A Tangled Web
by Ray Adams
Poor Frank and Lucky Archie were engaged in another dog fight for first place just the other night at the local duplicate club. The tension in the air must have caused Poor Frank to overbid on the following hand:
In the auction, 5♥ showed two controls and no queen of hearts. Poor Frank must have been counting on running North’s clubs to make the small slam. If so, he was undoubtedly disappointed to find his partner laying down only four of them in the dummy.
West led the nine of spades to Archie’s ace. The Lucky One returned the suit and Poor Frank won his king. Declarer realized he had seriously overbid this hand, but the dummy did have good controls in the minors and the key to the hand still lay in the club suit. If West had the queen and East the doubleton ten and eight or either the singleton ten or eight, Poor Frank might well waltz home if he divined the position.
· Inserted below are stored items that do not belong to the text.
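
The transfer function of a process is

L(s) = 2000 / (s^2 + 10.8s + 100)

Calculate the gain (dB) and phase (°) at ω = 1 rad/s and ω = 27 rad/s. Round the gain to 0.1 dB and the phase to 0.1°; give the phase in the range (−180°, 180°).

At s = jω = j1:
quadratic: (j1)² + 10.8·j1 + 100 = 99 + j10.8 → |·| ≈ 99.587, ∠ ≈ 6.23°
|L| = 2000 / 99.587 ≈ 20.083
Gain = 20 log₁₀(20.083) ≈ 26.06 dB
∠L = 0.00° − 6.23° = -6.23°

At s = jω = j27:
quadratic: (j27)² + 10.8·j27 + 100 = -629 + j291.6 → |·| ≈ 693.3, ∠ ≈ 155.13°
|L| = 2000 / 693.3 ≈ 2.8848
Gain = 20 log₁₀(2.8848) ≈ 9.20 dB
∠L = 0.00° − 155.13° = -155.13°

ω = 1: 26.1 dB, -6.2°; ω = 27: 9.2 dB, -155.1°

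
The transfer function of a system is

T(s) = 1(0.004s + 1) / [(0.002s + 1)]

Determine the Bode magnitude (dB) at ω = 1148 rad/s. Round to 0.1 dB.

5.5 dB

At ω = 1148 rad/s:
zero (1 + j1148·0.004) = 1 + j4.592 → |·| ≈ 4.6996, ∠ ≈ 77.71°
pole (1 + j1148·0.002) = 1 + j2.296 → |·| ≈ 2.5043, ∠ ≈ 66.46°
|T| = 1 · 4.6996 / (2.5043) ≈ 1.8766
Gain = 20 log₁₀(1.8766) ≈ 5.47 dB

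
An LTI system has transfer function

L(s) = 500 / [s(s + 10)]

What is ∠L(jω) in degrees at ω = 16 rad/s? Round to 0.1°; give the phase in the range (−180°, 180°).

-148.0°

At s = jω = j16:
pole (s+10): 10 + j16 → |·| = √(10²+16²) = √356 ≈ 18.868, ∠ = arctan(16/10) ≈ 57.99°
pole at origin: |s| = 16, ∠ = 90.00° (in denominator)
∠L = 0.00° − 147.99° = -147.99°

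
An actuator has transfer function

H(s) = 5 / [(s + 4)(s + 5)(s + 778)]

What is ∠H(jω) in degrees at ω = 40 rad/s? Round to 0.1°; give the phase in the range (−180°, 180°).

-170.1°

At s = jω = j40:
pole (s+4): 4 + j40 → |·| = √(4²+40²) = √1616 ≈ 40.2, ∠ = arctan(40/4) ≈ 84.29°
pole (s+5): 5 + j40 → |·| = √(5²+40²) = √1625 ≈ 40.311, ∠ = arctan(40/5) ≈ 82.87°
pole (s+778): 778 + j40 → |·| = √(778²+40²) = √606884 ≈ 779.03, ∠ = arctan(40/778) ≈ 2.94°
∠H = 0.00° − 170.10° = -170.10°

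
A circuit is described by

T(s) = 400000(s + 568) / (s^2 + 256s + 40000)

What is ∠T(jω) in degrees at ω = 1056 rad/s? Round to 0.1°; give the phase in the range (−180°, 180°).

At s = jω = j1056:
zero (s+568): 568 + j1056 → |·| = √(568²+1056²) = √1437760 ≈ 1199.1, ∠ = arctan(1056/568) ≈ 61.73°
quadratic: (j1056)² + 256·j1056 + 40000 = -1075136 + j270336 → |·| ≈ 1.1086e+06, ∠ ≈ 165.89°
∠T = 61.73° − 165.89° = -104.16°

-104.2°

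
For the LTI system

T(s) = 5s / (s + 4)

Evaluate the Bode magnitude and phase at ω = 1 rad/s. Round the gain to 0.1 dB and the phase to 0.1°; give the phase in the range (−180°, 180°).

1.7 dB, 76.0°

At s = jω = j1:
zero at origin: s = j1 → |·| = 1, ∠ = 90.00°
pole (s+4): 4 + j1 → |·| = √(4²+1²) = √17 ≈ 4.1231, ∠ = arctan(1/4) ≈ 14.04°
|T| = 5 · 1 / 4.1231 ≈ 1.2127
Gain = 20 log₁₀(1.2127) ≈ 1.68 dB
∠T = 90.00° − 14.04° = 75.96°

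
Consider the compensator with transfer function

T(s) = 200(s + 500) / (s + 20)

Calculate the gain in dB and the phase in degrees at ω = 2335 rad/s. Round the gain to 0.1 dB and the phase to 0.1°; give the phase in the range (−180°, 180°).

At s = jω = j2335:
zero (s+500): 500 + j2335 → |·| = √(500²+2335²) = √5702225 ≈ 2387.9, ∠ = arctan(2335/500) ≈ 77.91°
pole (s+20): 20 + j2335 → |·| = √(20²+2335²) = √5452625 ≈ 2335.1, ∠ = arctan(2335/20) ≈ 89.51°
|T| = 200 · 2387.9 / 2335.1 ≈ 204.52
Gain = 20 log₁₀(204.52) ≈ 46.21 dB
∠T = 77.91° − 89.51° = -11.60°

46.2 dB, -11.6°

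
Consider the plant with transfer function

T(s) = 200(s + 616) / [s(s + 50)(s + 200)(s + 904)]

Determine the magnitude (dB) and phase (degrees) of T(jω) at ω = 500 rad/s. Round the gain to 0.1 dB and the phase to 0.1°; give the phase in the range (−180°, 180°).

At s = jω = j500:
zero (s+616): 616 + j500 → |·| = √(616²+500²) = √629456 ≈ 793.38, ∠ = arctan(500/616) ≈ 39.07°
pole (s+50): 50 + j500 → |·| = √(50²+500²) = √252500 ≈ 502.49, ∠ = arctan(500/50) ≈ 84.29°
pole (s+200): 200 + j500 → |·| = √(200²+500²) = √290000 ≈ 538.52, ∠ = arctan(500/200) ≈ 68.20°
pole (s+904): 904 + j500 → |·| = √(904²+500²) = √1067216 ≈ 1033.1, ∠ = arctan(500/904) ≈ 28.95°
pole at origin: |s| = 500, ∠ = 90.00° (in denominator)
|T| = 200 · 793.38 / 1.3978e+11 ≈ 1.1352e-06
Gain = 20 log₁₀(1.1352e-06) ≈ -118.90 dB
∠T = 39.07° − 271.44° = -232.37° ≡ 127.63° (principal value)

-118.9 dB, 127.6°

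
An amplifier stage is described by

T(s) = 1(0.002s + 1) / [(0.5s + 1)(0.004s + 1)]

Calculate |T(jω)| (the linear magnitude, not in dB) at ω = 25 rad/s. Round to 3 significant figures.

At ω = 25 rad/s:
zero (1 + j25·0.002) = 1 + j0.05 → |·| ≈ 1.0012, ∠ ≈ 2.86°
pole (1 + j25·0.5) = 1 + j12.5 → |·| ≈ 12.54, ∠ ≈ 85.43°
pole (1 + j25·0.004) = 1 + j0.1 → |·| ≈ 1.005, ∠ ≈ 5.71°
|T| = 1 · 1.0012 / (12.54 · 1.005) ≈ 0.079443

0.0794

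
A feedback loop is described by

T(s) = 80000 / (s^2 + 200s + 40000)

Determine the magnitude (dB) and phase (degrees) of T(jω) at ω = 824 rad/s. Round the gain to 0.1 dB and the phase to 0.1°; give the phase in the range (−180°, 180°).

-18.3 dB, -165.5°

At s = jω = j824:
quadratic: (j824)² + 200·j824 + 40000 = -638976 + j164800 → |·| ≈ 6.5989e+05, ∠ ≈ 165.54°
|T| = 80000 / 6.5989e+05 ≈ 0.12123
Gain = 20 log₁₀(0.12123) ≈ -18.33 dB
∠T = 0.00° − 165.54° = -165.54°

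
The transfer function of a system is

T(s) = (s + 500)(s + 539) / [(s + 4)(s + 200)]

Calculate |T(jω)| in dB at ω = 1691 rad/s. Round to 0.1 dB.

0.7 dB

At s = jω = j1691:
zero (s+500): 500 + j1691 → |·| = √(500²+1691²) = √3109481 ≈ 1763.4, ∠ = arctan(1691/500) ≈ 73.53°
zero (s+539): 539 + j1691 → |·| = √(539²+1691²) = √3150002 ≈ 1774.8, ∠ = arctan(1691/539) ≈ 72.32°
pole (s+4): 4 + j1691 → |·| = √(4²+1691²) = √2859497 ≈ 1691, ∠ = arctan(1691/4) ≈ 89.86°
pole (s+200): 200 + j1691 → |·| = √(200²+1691²) = √2899481 ≈ 1702.8, ∠ = arctan(1691/200) ≈ 83.25°
|T| = 1 · 3.1297e+06 / 2.8794e+06 ≈ 1.0869
Gain = 20 log₁₀(1.0869) ≈ 0.72 dB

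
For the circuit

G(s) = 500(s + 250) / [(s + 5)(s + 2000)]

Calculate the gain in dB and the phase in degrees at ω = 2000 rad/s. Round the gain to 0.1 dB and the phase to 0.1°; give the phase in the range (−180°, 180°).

At s = jω = j2000:
zero (s+250): 250 + j2000 → |·| = √(250²+2000²) = √4062500 ≈ 2015.6, ∠ = arctan(2000/250) ≈ 82.87°
pole (s+5): 5 + j2000 → |·| = √(5²+2000²) = √4000025 ≈ 2000, ∠ = arctan(2000/5) ≈ 89.86°
pole (s+2000): 2000 + j2000 → |·| = √(2000²+2000²) = √8000000 ≈ 2828.4, ∠ = arctan(2000/2000) ≈ 45.00°
|G| = 500 · 2015.6 / 5.6568e+06 ≈ 0.17816
Gain = 20 log₁₀(0.17816) ≈ -14.98 dB
∠G = 82.87° − 134.86° = -51.99°

-15.0 dB, -52.0°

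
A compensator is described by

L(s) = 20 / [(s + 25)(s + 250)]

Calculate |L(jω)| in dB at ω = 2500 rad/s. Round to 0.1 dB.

At s = jω = j2500:
pole (s+25): 25 + j2500 → |·| = √(25²+2500²) = √6250625 ≈ 2500.1, ∠ = arctan(2500/25) ≈ 89.43°
pole (s+250): 250 + j2500 → |·| = √(250²+2500²) = √6312500 ≈ 2512.5, ∠ = arctan(2500/250) ≈ 84.29°
|L| = 20 / 6.2815e+06 ≈ 3.184e-06
Gain = 20 log₁₀(3.184e-06) ≈ -109.94 dB

-109.9 dB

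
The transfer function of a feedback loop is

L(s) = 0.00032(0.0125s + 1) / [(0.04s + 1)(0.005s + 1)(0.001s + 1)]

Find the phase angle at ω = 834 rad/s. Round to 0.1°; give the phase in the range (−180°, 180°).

-120.1°

At ω = 834 rad/s:
zero (1 + j834·0.0125) = 1 + j10.425 → |·| ≈ 10.473, ∠ ≈ 84.52°
pole (1 + j834·0.04) = 1 + j33.36 → |·| ≈ 33.375, ∠ ≈ 88.28°
pole (1 + j834·0.005) = 1 + j4.17 → |·| ≈ 4.2882, ∠ ≈ 76.51°
pole (1 + j834·0.001) = 1 + j0.834 → |·| ≈ 1.3021, ∠ ≈ 39.83°
∠L = (84.52°) − (88.28° + 76.51° + 39.83°) = -120.10°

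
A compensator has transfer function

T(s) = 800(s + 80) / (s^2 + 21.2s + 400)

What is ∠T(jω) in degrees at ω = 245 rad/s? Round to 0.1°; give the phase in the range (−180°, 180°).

-103.1°

At s = jω = j245:
zero (s+80): 80 + j245 → |·| = √(80²+245²) = √66425 ≈ 257.73, ∠ = arctan(245/80) ≈ 71.92°
quadratic: (j245)² + 21.2·j245 + 400 = -59625 + j5194 → |·| ≈ 59851, ∠ ≈ 175.02°
∠T = 71.92° − 175.02° = -103.10°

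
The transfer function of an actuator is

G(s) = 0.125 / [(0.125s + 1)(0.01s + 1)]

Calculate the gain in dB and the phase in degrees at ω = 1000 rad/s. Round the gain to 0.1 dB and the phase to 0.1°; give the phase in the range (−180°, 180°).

At ω = 1000 rad/s:
pole (1 + j1000·0.125) = 1 + j125 → |·| ≈ 125, ∠ ≈ 89.54°
pole (1 + j1000·0.01) = 1 + j10 → |·| ≈ 10.05, ∠ ≈ 84.29°
|G| = 0.125 · 1 / (125 · 10.05) ≈ 9.9502e-05
Gain = 20 log₁₀(9.9502e-05) ≈ -80.04 dB
∠G = (0°) − (89.54° + 84.29°) = -173.83°

-80.0 dB, -173.8°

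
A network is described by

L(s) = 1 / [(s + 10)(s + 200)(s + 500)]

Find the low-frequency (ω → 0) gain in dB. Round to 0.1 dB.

-120.0 dB

L(0) = 1 / (10·200·500) = 1e-06
20 log₁₀(1e-06) ≈ -120.00 dB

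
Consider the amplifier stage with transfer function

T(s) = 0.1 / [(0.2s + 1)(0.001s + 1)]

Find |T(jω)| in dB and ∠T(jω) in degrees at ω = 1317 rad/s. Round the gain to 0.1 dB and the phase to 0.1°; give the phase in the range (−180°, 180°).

-72.8 dB, -142.6°

At ω = 1317 rad/s:
pole (1 + j1317·0.2) = 1 + j263.4 → |·| ≈ 263.4, ∠ ≈ 89.78°
pole (1 + j1317·0.001) = 1 + j1.317 → |·| ≈ 1.6536, ∠ ≈ 52.79°
|T| = 0.1 · 1 / (263.4 · 1.6536) ≈ 0.00022959
Gain = 20 log₁₀(0.00022959) ≈ -72.78 dB
∠T = (0°) − (89.78° + 52.79°) = -142.57°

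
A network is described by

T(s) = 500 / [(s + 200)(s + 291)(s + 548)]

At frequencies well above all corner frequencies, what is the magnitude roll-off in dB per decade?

Each pole contributes −20 dB/decade at high frequency; each zero contributes +20 dB/decade.
Net: 0 zero(s) − 3 pole(s) → -60 dB/decade.

-60 dB/decade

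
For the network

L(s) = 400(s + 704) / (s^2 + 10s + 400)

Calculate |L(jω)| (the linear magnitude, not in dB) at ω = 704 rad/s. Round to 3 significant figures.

0.804

At s = jω = j704:
zero (s+704): 704 + j704 → |·| = √(704²+704²) = √991232 ≈ 995.61, ∠ = arctan(704/704) ≈ 45.00°
quadratic: (j704)² + 10·j704 + 400 = -495216 + j7040 → |·| ≈ 4.9527e+05, ∠ ≈ 179.19°
|L| = 400 · 995.61 / 4.9527e+05 ≈ 0.80409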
He drew trumps and advanced the jack of clubs, covered by the queen. Lucky Archie played the ten on this trick. Poor Frank had never known Lucky Archie to play a deceptive card. Therefore he reasoned the ten had to be a singleton. He returned to hand ruffing a spade and led another club. West played low and Frank inserted dummy’s seven When Lucky Archie produced the eight, Poor Frank saw his entire bridge career flash before his eyes. He realized that by simply playing the king of clubs he could have made the slam.
Still, Poor Frank was always the gentleman and he said to his rival, “That was a great play, Archie. Have you been reading a book on deception?”
“What do you mean, Frank?” Archie replied. “I was just showing my partner a doubleton club.”